337 00:30:59.280 ⇒ 00:31:16.599 Uttam Kumaran: Of as many of them as possible. And then tweaks and things, like, we’ll keep taking on as much as we can take on, but I think it’ll be easy for you to be like, okay, I want this column. Most of our job is making sure, like, actually all the columns you pick and join are accurate, but we’re gonna drive towards those dashboards.
338 00:31:17.200 ⇒ 00:31:18.730 Laura Krivec: Okay, great.
339 00:31:19.080 ⇒ 00:31:24.679 Demilade Agboola: I’m sharing the dash, the ARR dash with you, so…
340 00:31:25.610 ⇒ 00:31:29.359 Demilade Agboola: you’ll have access to it, and as I’m updating it, it will be…
341 00:31:30.500 ⇒ 00:31:35.929 Demilade Agboola: up-to-date. But once we get to a spot that we feel everything is good, I can then make it a bit, like.
342 00:31:36.070 ⇒ 00:31:39.270 Demilade Agboola: I can give access to more people on the default team, so they can.
343 00:31:39.270 ⇒ 00:31:39.670 Laura Krivec: Christmas.
344 00:31:39.670 ⇒ 00:31:47.590 Demilade Agboola: to use it as well.
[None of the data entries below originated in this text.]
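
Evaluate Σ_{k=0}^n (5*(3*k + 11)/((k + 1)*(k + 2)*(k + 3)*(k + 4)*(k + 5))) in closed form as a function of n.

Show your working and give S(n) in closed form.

r(k) = (k + 1)*(3*k + 14)/((k + 6)*(3*k + 11)) after simplifying.
Factor: A=k + 1; B=k + 6; C=k + 11/3.
Need (k + 1)·f(k+1) − (k + 5)·f(k) = k + 11/3.
deg f ≤ 4 (via 1,1,1).
A polynomial solution: f(k) = k*(k + 3)*(k**2 + 7*k + 14)/24.
Get s_k = R·t_k = 5*k*(k**2 + 7*k + 14)/(8*(k**3 + 7*k**2 + 14*k + 8)) with R(k) = B(k−1)f(k)/C(k) = k*(k + 3)*(k + 5)*(k**2 + 7*k + 14)/(8*(3*k + 11)).
Δs = 5*(3*k + 11)/(k**5 + 15*k**4 + 85*k**3 + 225*k**2 + 274*k + 120), as required.
s_(n+1) = 5*(n**3 + 10*n**2 + 31*n + 22)/(8*(n**3 + 10*n**2 + 31*n + 30)) and s_(0) = 0, so S(n) = 5*(n**3 + 10*n**2 + 31*n + 22)/(8*(n**3 + 10*n**2 + 31*n + 30)).

S(n) = 5*(n**3 + 10*n**2 + 31*n + 22)/(8*(n**3 + 10*n**2 + 31*n + 30))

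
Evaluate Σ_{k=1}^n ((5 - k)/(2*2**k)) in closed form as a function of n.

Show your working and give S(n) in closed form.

Compute t_(k+1)/t_k: get (k - 4)/(2*(k - 5)).
Take A(k)=1/2, B(k)=1, C(k)=k - 5.
Key eq: (1/2)·f(k+1) = (1)·f(k) + (k - 5).
d = 1 from the (0,0,1) case.
Solve for f: f(k) = -2*(k - 4) (degree 1 ≤ 1).
Certificate R = B(k−1)f/C = -2*(k - 4)/(k - 5) gives s_k = (k - 4)/2**k.
Check: Δs_k = (5 - k)/(2*2**k). ✓
Telescope: S(n) = s_(n+1) − s_(1) = 2**(-n - 1)*(n - 3) − (-3/2) = 2**(-n - 1)*(3*2**n + n - 3).

S(n) = 2**(-n - 1)*(3*2**n + n - 3)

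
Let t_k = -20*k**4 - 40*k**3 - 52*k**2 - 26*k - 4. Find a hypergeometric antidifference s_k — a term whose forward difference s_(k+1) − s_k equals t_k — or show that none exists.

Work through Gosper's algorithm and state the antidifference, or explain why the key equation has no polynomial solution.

Ratio r(k) = (10*k**4 + 60*k**3 + 146*k**2 + 165*k + 71)/(10*k**4 + 20*k**3 + 26*k**2 + 13*k + 2).
A = 1, B = 1, C = k**4 + 2*k**3 + 13*k**2/5 + 13*k/10 + 1/5.
Set up (1)·f(k+1) − (1)·f(k) − (k**4 + 2*k**3 + 13*k**2/5 + 13*k/10 + 1/5) = 0.
Degrees (0,0,4) ⇒ d ≤ 5.
Solving with deg f ≤ 5: f(k) = k*(4*k**4 + 4*k**2 - 3*k - 1)/20.
Then R = B(k−1)f/C = k*(4*k**4 + 4*k**2 - 3*k - 1)/(2*(10*k**4 + 20*k**3 + 26*k**2 + 13*k + 2)), so s_k = R(k)·t_k = k*(-4*k**4 - 4*k**2 + 3*k + 1).
s_(k+1) − s_k = -20*k**4 - 40*k**3 - 52*k**2 - 26*k - 4 = t_k.

s_k = k*(-4*k**4 - 4*k**2 + 3*k + 1)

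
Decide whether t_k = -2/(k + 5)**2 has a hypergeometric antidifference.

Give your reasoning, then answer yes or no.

The ratio is (k + 5)**2/(k + 6)**2.
Gosper form: A/B · C(k+1)/C(k) with A=k**2 + 10*k + 25, B=k**2 + 12*k + 36, C=1.
Set up (k**2 + 10*k + 25)·f(k+1) − (k**2 + 10*k + 25)·f(k) − (1) = 0.
d = 0 from the (2,2,0) case.
Generic f = c0 gives residual -1; -1 = 0 cannot hold, so t_k is not Gosper-summable.

No — t_k has no hypergeometric antidifference.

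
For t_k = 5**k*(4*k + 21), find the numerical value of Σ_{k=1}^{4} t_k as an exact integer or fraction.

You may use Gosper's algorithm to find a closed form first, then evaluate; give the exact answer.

Step 1: r(k) = 5*(4*k + 25)/(4*k + 21).
So A=5 and B=1, with C=k + 21/4.
f must satisfy (5)·f(k+1) − (1)·f(k) = k + 21/4.
From deg A=0, deg B=0, deg C=1: d=1.
Solving with deg f ≤ 1: f(k) = (k + 4)/4.
Certificate R = B(k−1)f/C = (k + 4)/(4*k + 21) gives s_k = 5**k*(k + 4).
s_(k+1) − s_k = 5**k*(4*k + 21) = t_k.
Σ_(k=1)^(4) t_k = s_(5) − s_(1) = 28125 − (25) = 28100.

Σ = 28100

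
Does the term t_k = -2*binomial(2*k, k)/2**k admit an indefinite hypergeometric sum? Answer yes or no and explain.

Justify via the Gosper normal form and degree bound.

No. Not Gosper-summable.

t_(k+1)/t_k = (2*k + 1)/(k + 1).
Gosper form: A/B · C(k+1)/C(k) with A=2*k + 1, B=k + 1, C=1.
f must satisfy (2*k + 1)·f(k+1) − (k)·f(k) = 1.
From deg A=1, deg B=1, deg C=0: d=-1.
Negative degree bound (-1): no f exists, t_k not Gosper-summable.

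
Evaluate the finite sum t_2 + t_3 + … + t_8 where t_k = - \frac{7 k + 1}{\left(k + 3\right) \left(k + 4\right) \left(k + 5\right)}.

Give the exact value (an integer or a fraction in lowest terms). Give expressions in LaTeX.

Σ = -14/39

The ratio is (k + 3)*(7*k + 8)/((k + 6)*(7*k + 1)).
So A=k + 3 and B=k + 6, with C=k + 1/7.
Set up (k + 3)·f(k+1) − (k + 5)·f(k) − (k + 1/7) = 0.
From deg A=1, deg B=1, deg C=1: d=2.
Solving with deg f ≤ 2: f(k) = k*(11*k - 7)/84.
Get s_k = R·t_k = k*(7 - 11*k)/(12*(k + 3)*(k + 4)) with R(k) = B(k−1)f(k)/C(k) = k*(k + 5)*(11*k - 7)/(12*(7*k + 1)).
Check: Δs_k = (-7*k - 1)/(k**3 + 12*k**2 + 47*k + 60). ✓
Σ_(k=2)^(8) t_k = s_(9) − s_(2) = -23/52 − (-1/12) = -14/39.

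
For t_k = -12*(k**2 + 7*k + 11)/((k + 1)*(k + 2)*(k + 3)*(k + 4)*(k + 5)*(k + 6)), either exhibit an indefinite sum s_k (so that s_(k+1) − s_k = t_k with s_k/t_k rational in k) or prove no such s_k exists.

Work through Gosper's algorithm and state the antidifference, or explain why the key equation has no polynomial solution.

s_k = 4*k*(-k**2 - 9*k - 23)/(15*(k**3 + 9*k**2 + 23*k + 15))

Ratio r(k) = (k + 1)*(7*k + (k + 1)**2 + 18)/((k + 7)*(k**2 + 7*k + 11)).
Take A(k)=k + 1, B(k)=k + 7, C(k)=k**2 + 7*k + 11.
Need (k + 1)·f(k+1) − (k + 6)·f(k) = k**2 + 7*k + 11.
Bound: deg f ≤ 5.
Match coefficients ⇒ f(k) = k*(k + 2)*(k + 4)*(k**2 + 9*k + 23)/45.
R(k) = B(k−1)·f(k)/C(k) = k*(k + 2)*(k + 4)*(k + 6)*(k**2 + 9*k + 23)/(45*(k**2 + 7*k + 11)); s_k = R·t_k = 4*k*(-k**2 - 9*k - 23)/(15*(k**3 + 9*k**2 + 23*k + 15)).
s_(k+1) − s_k = 12*(-k**2 - 7*k - 11)/(k**6 + 21*k**5 + 175*k**4 + 735*k**3 + 1624*k**2 + 1764*k + 720) = t_k.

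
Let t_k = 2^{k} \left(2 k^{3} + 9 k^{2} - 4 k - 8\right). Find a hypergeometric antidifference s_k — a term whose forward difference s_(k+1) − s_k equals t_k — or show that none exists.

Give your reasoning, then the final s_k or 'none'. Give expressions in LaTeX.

s_k = 2^{k} \left(2 k^{3} - 3 k^{2} - 4 k + 2\right)

Step 1: r(k) = 2*(2*k**3 + 15*k**2 + 20*k - 1)/(2*k**3 + 9*k**2 - 4*k - 8).
Gosper form: A/B · C(k+1)/C(k) with A=2, B=1, C=k**3 + 9*k**2/2 - 2*k - 4.
Key eq: (2)·f(k+1) = (1)·f(k) + (k**3 + 9*k**2/2 - 2*k - 4).
Degrees (0,0,3) ⇒ d ≤ 3.
Match coefficients ⇒ f(k) = (2*k**3 - 3*k**2 - 4*k + 2)/2.
R(k) = B(k−1)·f(k)/C(k) = (2*k**3 - 3*k**2 - 4*k + 2)/(2*k**3 + 9*k**2 - 4*k - 8); s_k = R·t_k = 2**k*(2*k**3 - 3*k**2 - 4*k + 2).
Verify: 2**k*(2*k**3 + 9*k**2 - 4*k - 8) matches t_k.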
So for now, it will be just, like, you QAing it, letting me know, like, hey, these numbers seem a bit off today, or this…
345 00:31:47.850 ⇒ 00:31:53.350 Demilade Agboola: We should definitely look at this, and I will be able to add these charts to it, and I’ll do that to the chart.
346 00:31:54.170 ⇒ 00:31:55.190 Laura Krivec: Okay, great.
347 00:31:55.400 ⇒ 00:31:56.380 Demilade Agboola: Sounds good.
348 00:31:56.550 ⇒ 00:32:06.830 Uttam Kumaran: Okay, perfect, so I think we’ll get back to you on Monday, probably end of day with some changes, and then probably Monday with a few more, and then maybe we can see if we need to start QAing on a call, or if we can just go back and forth.
349 00:32:07.490 ⇒ 00:32:09.070 Laura Krivec: Yep, that sounds good.
350 00:32:09.070 ⇒ 00:32:09.680 Uttam Kumaran: Okay.
351 00:32:09.790 ⇒ 00:32:10.380 Uttam Kumaran: Awesome.
352 00:32:10.380 ⇒ 00:32:10.720 Laura Krivec: Right.
353 00:32:11.140 ⇒ 00:32:11.970 Uttam Kumaran: Thank you so much.
354 00:32:11.970 ⇒ 00:32:14.070 Laura Krivec: Cool, thank you, have a good day, bye!